# Why Moots?



## Buster65

Hello:

Deciding between a Moots and another Ti manufacturer. Maybe a Seven. I'm curious what led other Moots owners to go with a Moots? Thanks.


----------



## greybicycle

well, simply compare a Moots frames and any other ti maker....
Moots has matching grey forks, sweet ti stems, nice ti seatpost.
the RSL model is ultra light at around 1150 gr/frame!!
the details, especially in the rear dropout are beautiful, the welding is so sweet.
Now, the ride...... outstanding, responsive and safe.
some euro brands like PASONI make great product as well, yet my choice is Moots since they got the whole set up right and all they do is TITANIUM....


----------



## spastook

I've owned 6 titanium frames over the years. 3 Merlins a Litespeed a Kona and most recently a Moots Vamoots. Moots has been around longer than any of them and they only work with titanium. Merlin,Seven, Litespeed,Independent Fabrication etc. have come and gone and come back again. Different owners, different locations. Moots means two things titanium from Steamboat Springs.


----------



## bikerjulio

I'm mildly interested, and then look at the RSL specs. It's a PF30 shell, but the only builds they offer are Shimano. What's the point of that? PF30 is a big turn off for me.


----------



## Marc

bikerjulio said:


> I'm mildly interested, and then look at the RSL specs. It's a PF30 shell, but the only builds they offer are Shimano. What's the point of that? PF30 is a big turn off for me.
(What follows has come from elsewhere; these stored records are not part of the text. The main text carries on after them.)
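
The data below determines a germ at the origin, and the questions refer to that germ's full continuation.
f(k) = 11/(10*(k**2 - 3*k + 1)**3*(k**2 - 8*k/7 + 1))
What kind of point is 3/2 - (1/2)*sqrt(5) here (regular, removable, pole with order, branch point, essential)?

The point is a pole of order 3.

The denominator factor k**2 - 3*k + 1 vanishes at 3/2 - (1/2)*sqrt(5) and appears to the power 3; the numerator there equals 11/10, nonzero, and no other factor vanishes.
Hence a pole whose order is the multiplicity, 3.


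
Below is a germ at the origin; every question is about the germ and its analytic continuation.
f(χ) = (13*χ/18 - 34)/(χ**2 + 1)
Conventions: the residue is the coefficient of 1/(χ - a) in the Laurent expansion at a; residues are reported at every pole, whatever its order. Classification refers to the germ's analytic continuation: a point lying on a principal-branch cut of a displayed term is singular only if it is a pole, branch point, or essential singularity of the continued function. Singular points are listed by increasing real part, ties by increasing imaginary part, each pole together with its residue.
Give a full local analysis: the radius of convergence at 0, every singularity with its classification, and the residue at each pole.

Denominator factor (χ**2 + 1): discriminant -4, complex-conjugate roots (1)*i and -(1)*i; poles of order 1, moduli 1 and 1.
The radius of convergence is the smallest modulus among the singular points: 1.
The factor χ**2 + 1 splits as (χ - a)(χ - a') with a = -(1)*i, a' = (1)*i. At the order-1 pole a set g(χ) = (χ - a)*f(χ) = [13*χ/18 - 34] / (χ - a').
Simple pole: residue = g(a) at a = -(1)*i, which is (13/36) - (17)*i.
The factor χ**2 + 1 splits as (χ - a)(χ - a') with a = (1)*i, a' = -(1)*i. At the order-1 pole a set g(χ) = (χ - a)*f(χ) = [13*χ/18 - 34] / (χ - a').
Simple pole: residue = g(a) at a = (1)*i, which is (13/36) + (17)*i.
List the singular points by increasing real part (a conjugate pair: the negative imaginary part first).

Radius of convergence at 0: 1.
At -(1)*i: a pole of order 1; residue (13/36) - (17)*i.
At (1)*i: a pole of order 1; residue (13/36) + (17)*i.


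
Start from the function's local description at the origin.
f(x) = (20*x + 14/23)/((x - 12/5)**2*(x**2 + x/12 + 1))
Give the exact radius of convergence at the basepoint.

Denominator factor (x**2 + x/12 + 1): discriminant -575/144, complex-conjugate roots (-1/24) + ((5/24)*sqrt(23))*i and (-1/24) - ((5/24)*sqrt(23))*i; poles of order 1, moduli 1 and 1.
Denominator factor (x - 12/5)^2: pole of order 2 at 12/5, modulus 12/5.
The radius of convergence is the smallest modulus among the singular points: 1.

The radius of convergence is 1.


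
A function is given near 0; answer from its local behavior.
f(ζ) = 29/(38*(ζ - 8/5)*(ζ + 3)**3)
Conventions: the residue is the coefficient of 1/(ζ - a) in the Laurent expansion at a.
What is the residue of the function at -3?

The residue is -3625/462346.

At the order-3 pole -3 set g(ζ) = (ζ - (-3))^3*f(ζ) = 29/(38*(ζ - 8/5)).
Order-3 pole: residue = g''(a)/2; g''(-3) = -3625/231173, so the residue is -3625/462346.


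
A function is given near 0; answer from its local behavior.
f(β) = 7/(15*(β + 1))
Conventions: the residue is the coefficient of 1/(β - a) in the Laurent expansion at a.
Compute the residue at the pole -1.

At the order-1 pole -1 set g(β) = (β - (-1))*f(β) = 7/15.
Simple pole: residue = g(a) at a = -1, which is 7/15.

The residue is 7/15.


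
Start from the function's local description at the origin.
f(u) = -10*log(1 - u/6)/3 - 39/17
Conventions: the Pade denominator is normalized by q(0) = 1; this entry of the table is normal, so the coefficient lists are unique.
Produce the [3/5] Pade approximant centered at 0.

Taylor coefficients needed (expand at 0): a_0 = -39/17, a_1 = 5/9, a_2 = 5/108, a_3 = 5/972, a_4 = 5/7776, a_5 = 1/11664, a_6 = 5/419904, a_7 = 5/2939328, a_8 = 5/20155392.
Write the denominator as Q(u) = 1 + q1*u + q2*u^2 + q3*u^3 + q4*u^4 + q5*u^5. Requiring Q*f - P = O(u^9) with deg P <= 3 kills the coefficients of u^4..u^8 in Q*f:
  u^4: a_4 + q1*a_3 + q2*a_2 + q3*a_1 + q4*a_0 = 0, i.e. 5/7776 + (5/972)*q1 + (5/108)*q2 + (5/9)*q3 + (-39/17)*q4 = 0.
  u^5: a_5 + q1*a_4 + q2*a_3 + q3*a_2 + q4*a_1 + q5*a_0 = 0, i.e. 1/11664 + (5/7776)*q1 + (5/972)*q2 + (5/108)*q3 + (5/9)*q4 + (-39/17)*q5 = 0.
  u^6: a_6 + q1*a_5 + q2*a_4 + q3*a_3 + q4*a_2 + q5*a_1 = 0, i.e. 5/419904 + (1/11664)*q1 + (5/7776)*q2 + (5/972)*q3 + (5/108)*q4 + (5/9)*q5 = 0.
  u^7: a_7 + q1*a_6 + q2*a_5 + q3*a_4 + q4*a_3 + q5*a_2 = 0, i.e. 5/2939328 + (5/419904)*q1 + (1/11664)*q2 + (5/7776)*q3 + (5/972)*q4 + (5/108)*q5 = 0.
  u^8: a_8 + q1*a_7 + q2*a_6 + q3*a_5 + q4*a_4 + q5*a_3 = 0, i.e. 5/20155392 + (5/2939328)*q1 + (5/419904)*q2 + (1/11664)*q3 + (5/7776)*q4 + (5/972)*q5 = 0.
Solving this linear system: q1 = -4373635/14495704, q2 = 8174795/304409784, q3 = -6720445/10958752224, q4 = -1105/391384008, q5 = -10523/263010053376.
The numerator is Q*f truncated at degree 3: P0 = a_0 = -39/17; P1 = a_1 + q1*a_0 = 2767280725/2217842712; P2 = a_2 + q1*a_1 + q2*a_0 = -4260027775/23287348476; P3 = a_3 + q1*a_2 + q2*a_1 + q3*a_0 = 6288938675/838344545136.

The Pade approximant has numerator coefficients [-39/17, 2767280725/2217842712, -4260027775/23287348476, 6288938675/838344545136]; denominator coefficients [1, -4373635/14495704, 8174795/304409784, -6720445/10958752224, -1105/391384008, -10523/263010053376].


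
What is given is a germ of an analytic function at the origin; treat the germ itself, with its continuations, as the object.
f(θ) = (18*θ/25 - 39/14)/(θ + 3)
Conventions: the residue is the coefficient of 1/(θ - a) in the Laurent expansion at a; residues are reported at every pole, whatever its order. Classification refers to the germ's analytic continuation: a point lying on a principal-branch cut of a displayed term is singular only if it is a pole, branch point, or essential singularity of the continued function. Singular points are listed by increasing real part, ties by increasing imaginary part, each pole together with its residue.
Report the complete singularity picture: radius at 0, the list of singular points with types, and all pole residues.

Denominator factor (θ + 3): pole of order 1 at -3, modulus 3.
The radius of convergence is the smallest modulus among the singular points: 3.
At the order-1 pole -3 set g(θ) = (θ - (-3))*f(θ) = 18*θ/25 - 39/14.
Simple pole: residue = g(a) at a = -3, which is -1731/350.

Radius of convergence at 0: 3.
At -3: a pole of order 1; residue -1731/350.


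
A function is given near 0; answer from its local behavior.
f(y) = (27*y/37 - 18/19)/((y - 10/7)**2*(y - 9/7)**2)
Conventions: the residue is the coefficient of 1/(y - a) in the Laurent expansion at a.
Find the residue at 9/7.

At the order-2 pole 9/7 set g(y) = (y - (9/7))^2*f(y) = (27*y/37 - 18/19)/(y - 10/7)**2.
Order-2 pole: residue = g'(a); g'(9/7) = 20727/703, so the residue is 20727/703.

The residue is 20727/703.


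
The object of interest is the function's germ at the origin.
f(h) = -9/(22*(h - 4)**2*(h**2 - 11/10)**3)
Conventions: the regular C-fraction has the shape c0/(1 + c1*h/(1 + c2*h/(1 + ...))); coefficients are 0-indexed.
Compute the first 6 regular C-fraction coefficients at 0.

Taylor coefficients (expand at 0): a_0 = 1125/58564, a_1 = 1125/117128, a_2 = 577125/10307264, a_3 = 282375/10307264, a_4 = 191300625/1814078464, a_5 = 185088375/3628156928.
c0 = a_0 = 1125/58564. Peel one level at a time: if S = 1 + c*h/S' with S'(0) = 1, then c is the h-coefficient of S and S' = c*h/(S - 1).
S_1 = c0/f = 1 + (-1/2)*h + (-469/176)*h^2 + ...; c1 = -1/2.
S_2 = c1*h/(S_1 - 1) = 1 + (-469/88)*h + (241081/7744)*h^2 + ...; c2 = -469/88.
S_3 = c2*h/(S_2 - 1) = 1 + (241081/41272)*h + (2730030/2419571)*h^2 + ...; c3 = 241081/41272.
S_4 = c3*h/(S_3 - 1) = 1 + (-21840240/113066989)*h + (-3359270400/58120048561)*h^2 + ...; c4 = -21840240/113066989.
S_5 = c4*h/(S_4 - 1) = 1 + (-6564574240/21938612081)*h + ...; c5 = -6564574240/21938612081.

The regular C-fraction coefficients are [1125/58564, -1/2, -469/88, 241081/41272, -21840240/113066989, -6564574240/21938612081].


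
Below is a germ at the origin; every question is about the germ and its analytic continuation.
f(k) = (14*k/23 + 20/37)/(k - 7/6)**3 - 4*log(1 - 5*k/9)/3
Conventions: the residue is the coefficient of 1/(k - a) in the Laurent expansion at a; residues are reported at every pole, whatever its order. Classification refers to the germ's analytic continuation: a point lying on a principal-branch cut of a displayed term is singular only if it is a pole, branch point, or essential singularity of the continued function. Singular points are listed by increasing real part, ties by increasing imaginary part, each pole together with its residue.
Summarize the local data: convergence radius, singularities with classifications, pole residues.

Radius of convergence at 0: 7/6.
At 7/6: a pole of order 3; residue 0.
At 9/5: a logarithmic branch point.

Denominator factor (k - 7/6)^3: pole of order 3 at 7/6, modulus 7/6.
Branch term (-4/3)*log(1 - k/(9/5)): its argument vanishes at k = 9/5, a logarithmic branch point, modulus 9/5.
The radius of convergence is the smallest modulus among the singular points: 7/6.
The branch term is analytic at 7/6 and contributes nothing to the residue; only the rational part matters.
At the order-3 pole 7/6 set g(k) = (k - (7/6))^3*(rational part) = 14*k/23 + 20/37.
Order-3 pole: residue = g''(a)/2; g''(7/6) = 0, so the residue is 0.
List the singular points by increasing real part (a conjugate pair: the negative imaginary part first).


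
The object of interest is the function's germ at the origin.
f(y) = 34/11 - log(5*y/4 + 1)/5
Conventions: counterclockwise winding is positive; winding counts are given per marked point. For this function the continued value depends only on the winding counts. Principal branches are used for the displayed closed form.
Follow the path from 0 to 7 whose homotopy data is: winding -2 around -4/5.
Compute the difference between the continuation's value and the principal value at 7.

The rational part is single-valued and drops out of the difference; each branch term changes only by its own monodromy.
(-1/5)*log(1 - y/(-4/5)): each positive loop around -4/5 adds 2*pi*i to the log, so winding -2 contributes (-1/5)*(-2)*2*pi*i = (4/5)*pi*i.
Summing the contributions at y = 7 gives (4/5)*pi*i.

Continued minus principal equals (4/5)*pi*i.


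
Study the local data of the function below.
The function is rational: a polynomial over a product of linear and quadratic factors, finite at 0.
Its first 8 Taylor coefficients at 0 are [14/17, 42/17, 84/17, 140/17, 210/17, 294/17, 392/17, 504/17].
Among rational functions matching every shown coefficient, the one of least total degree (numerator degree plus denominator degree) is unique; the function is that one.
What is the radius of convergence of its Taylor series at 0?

No rational of total degree below 3 reproduces all 8 coefficients; solving the [0/3] Pade equations on them gives f(μ) = -14/(17*(μ - 1)**3), whose expansion matches every shown term.
Denominator factor (μ - 1)^3: pole of order 3 at 1, modulus 1.
The radius of convergence is the smallest modulus among the singular points: 1.

The radius of convergence is 1.


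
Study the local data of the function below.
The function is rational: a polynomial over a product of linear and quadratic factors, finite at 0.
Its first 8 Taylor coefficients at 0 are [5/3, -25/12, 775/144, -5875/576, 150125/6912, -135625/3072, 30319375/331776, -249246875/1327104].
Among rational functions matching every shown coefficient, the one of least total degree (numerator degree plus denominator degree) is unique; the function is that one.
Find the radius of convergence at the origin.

No rational of total degree below 2 reproduces all 8 coefficients; solving the [0/2] Pade equations on them gives f(h) = -1/(h**2 - 3*h/4 - 3/5), whose expansion matches every shown term.
Denominator factor (h**2 - 3*h/4 - 3/5): discriminant 237/80, real irrational roots 3/8 + (1/40)*sqrt(1185) and 3/8 - (1/40)*sqrt(1185); poles of order 1, moduli 3/8 + (1/40)*sqrt(1185) and -3/8 + (1/40)*sqrt(1185).
The radius of convergence is the smallest modulus among the singular points: -3/8 + (1/40)*sqrt(1185).

The radius of convergence is -3/8 + (1/40)*sqrt(1185).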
I wasn't paying attention over the last year...but what are the odds that is a "feature" of the Moots buyout?


----------



## Jay Strongbow

Buster65 said:


> Hello:
> 
> Deciding between a Moots and another Ti manufacturer. Maybe a Seven.


I know this thread is old and you have probably moved past this question but as compared to Seven, Moots offers less customization. They offer custom geometry. With Seven you pick the handling, stiffness, and vertical compliance as well and Seven does their own butting so each tube is custom for rider weight and attributes.

That's not necessarily an advantage. Most people would fine with the handling/compliance Moots puts out and people who don't REALLY know what they want are best off not having that decision in their own hands. Although, Seven does offer recommendations or defaults if you don't choose.


----------



## pmf

And isn't it kind of like Litespeed --- if you want a real one, you buy a Lynskey. Want a Moots, get an Eriksen?


----------



## Merc

pmf said:


> And isn't it kind of like Litespeed --- if you want a real one, you buy a Lynskey. Want a Moots, get an Eriksen?


I wouldn't necessarily say that.


----------